Wednesday, February 02, 2011


This is serious, please follow along if you can. This is to the folks who are wailing with disbelief that an unconstitutional requirement in the "health care" (I use the descriptor loosely) bill was found unconstitutional, and that we are all now going down the tubes....that we are killing sick children and more blah, blah... Listen up.

The single payer advocates among you, who think it is the holy grail of social justice. Who are adamant that everyone who needs a liver transplant will get one, who don't understand rationing.... Well, listen carefully.... it is happening NOW, TODAY, and if you're a smarty boots, you'll find one of these companies and buy stock. I know for a fact, that there is a booming market for medical businesses that advise hospitals on which medicare/medicaid patients to admit, and which to treat and release. How I know is that I have acquaintances who have begun work with said businesses, and have moved like lightning up through the ranks. You need a job? Find one of these businesses. They are desperate for personnel. I am serious. Medical/technical training is the preferred background.
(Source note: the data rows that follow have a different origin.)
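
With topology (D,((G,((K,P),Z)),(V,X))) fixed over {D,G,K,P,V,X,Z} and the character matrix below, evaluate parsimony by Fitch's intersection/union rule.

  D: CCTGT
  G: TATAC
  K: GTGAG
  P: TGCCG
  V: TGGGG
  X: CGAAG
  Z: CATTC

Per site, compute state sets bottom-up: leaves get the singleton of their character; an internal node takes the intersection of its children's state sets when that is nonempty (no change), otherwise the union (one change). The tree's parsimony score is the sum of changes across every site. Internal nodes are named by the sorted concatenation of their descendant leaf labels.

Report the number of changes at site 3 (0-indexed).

[col 0] KP: children K:{G}, P:{T} ∪→ {G,T}; cost 1
[col 0] KPZ: children KP:{G,T}, Z:{C} ∪→ {C,G,T}; cost 1
[col 0] GKPZ: children G:{T}, KPZ:{C,G,T} ∩→ {T}; cost 0
[col 0] VX: children V:{T}, X:{C} ∪→ {C,T}; cost 1
[col 0] GKPVXZ: children GKPZ:{T}, VX:{C,T} ∩→ {T}; cost 0
[col 0] DGKPVXZ: children D:{C}, GKPVXZ:{T} ∪→ {C,T}; cost 1
[col 1] KP: children K:{T}, P:{G} ∪→ {G,T}; cost 1
[col 1] KPZ: children KP:{G,T}, Z:{A} ∪→ {A,G,T}; cost 1
[col 1] GKPZ: children G:{A}, KPZ:{A,G,T} ∩→ {A}; cost 0
[col 1] VX: children V:{G}, X:{G} ∩→ {G}; cost 0
[col 1] GKPVXZ: children GKPZ:{A}, VX:{G} ∪→ {A,G}; cost 1
[col 1] DGKPVXZ: children D:{C}, GKPVXZ:{A,G} ∪→ {A,C,G}; cost 1
[col 2] KP: children K:{G}, P:{C} ∪→ {C,G}; cost 1
[col 2] KPZ: children KP:{C,G}, Z:{T} ∪→ {C,G,T}; cost 1
[col 2] GKPZ: children G:{T}, KPZ:{C,G,T} ∩→ {T}; cost 0
[col 2] VX: children V:{G}, X:{A} ∪→ {A,G}; cost 1
[col 2] GKPVXZ: children GKPZ:{T}, VX:{A,G} ∪→ {A,G,T}; cost 1
[col 2] DGKPVXZ: children D:{T}, GKPVXZ:{A,G,T} ∩→ {T}; cost 0
[col 3] KP: children K:{A}, P:{C} ∪→ {A,C}; cost 1
[col 3] KPZ: children KP:{A,C}, Z:{T} ∪→ {A,C,T}; cost 1
[col 3] GKPZ: children G:{A}, KPZ:{A,C,T} ∩→ {A}; cost 0
[col 3] VX: children V:{G}, X:{A} ∪→ {A,G}; cost 1
[col 3] GKPVXZ: children GKPZ:{A}, VX:{A,G} ∩→ {A}; cost 0
[col 3] DGKPVXZ: children D:{G}, GKPVXZ:{A} ∪→ {A,G}; cost 1
[col 4] KP: children K:{G}, P:{G} ∩→ {G}; cost 0
[col 4] KPZ: children KP:{G}, Z:{C} ∪→ {C,G}; cost 1
[col 4] GKPZ: children G:{C}, KPZ:{C,G} ∩→ {C}; cost 0
[col 4] VX: children V:{G}, X:{G} ∩→ {G}; cost 0
[col 4] GKPVXZ: children GKPZ:{C}, VX:{G} ∪→ {C,G}; cost 1
[col 4] DGKPVXZ: children D:{T}, GKPVXZ:{C,G} ∪→ {C,G,T}; cost 1
per-site changes: [4, 4, 4, 4, 3]; total = 19

4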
It is subtle, but here's a simple version of how it works. A medicare/medicaid patient comes into an ED (formerly ER) and is evaluated by a ED doc...he/she does the usual H&P, and begins treatment for the problem. If the hospital has an "account" with said business the ED case manager will call the intake personnel (who do nothing, but answer the phones and take information), and will walk though a list of evaluation questions, developed by the company to discern whether M/M will PAY for an admission. The information is passed to a doctor who is an expert in the rules of M/M and he/she sends his recommendation to the hospital. If it is determined that the admission will not be covered, the patient is treated and released. The ED doc (who really must focus on her/his medical evaluation), does not usually override this decision. You see, even a tiny hospital in podunk can lose over a million dollars a year on denied medicare/medicaid admissions. Most hospitals run on razor sharp margins, and cannot afford this kind of deficit. So they contract with a business whose job it is to keep abreast of medicare rules, and then they are billed per case. As medicare sets the bar higher for admission and treatment, the business responds. Hospitals save millions, even with the contract and case billing. My "informant" tells me that they are now also evaluating for certain diagnostic testing. It makes my blood run cold, really.

So how easy would it be for this to be extended to the rest of the unwashed masses in a single payer system? Our treatment would be based on whether or not the system will pay. And as $$ get tighter, the options will decrease. As someone who can actually see medicare in the future, it makes me sick...but then what?

ETA: So I guess Obama, Pelosi, were right!! It will decrease unemployment!!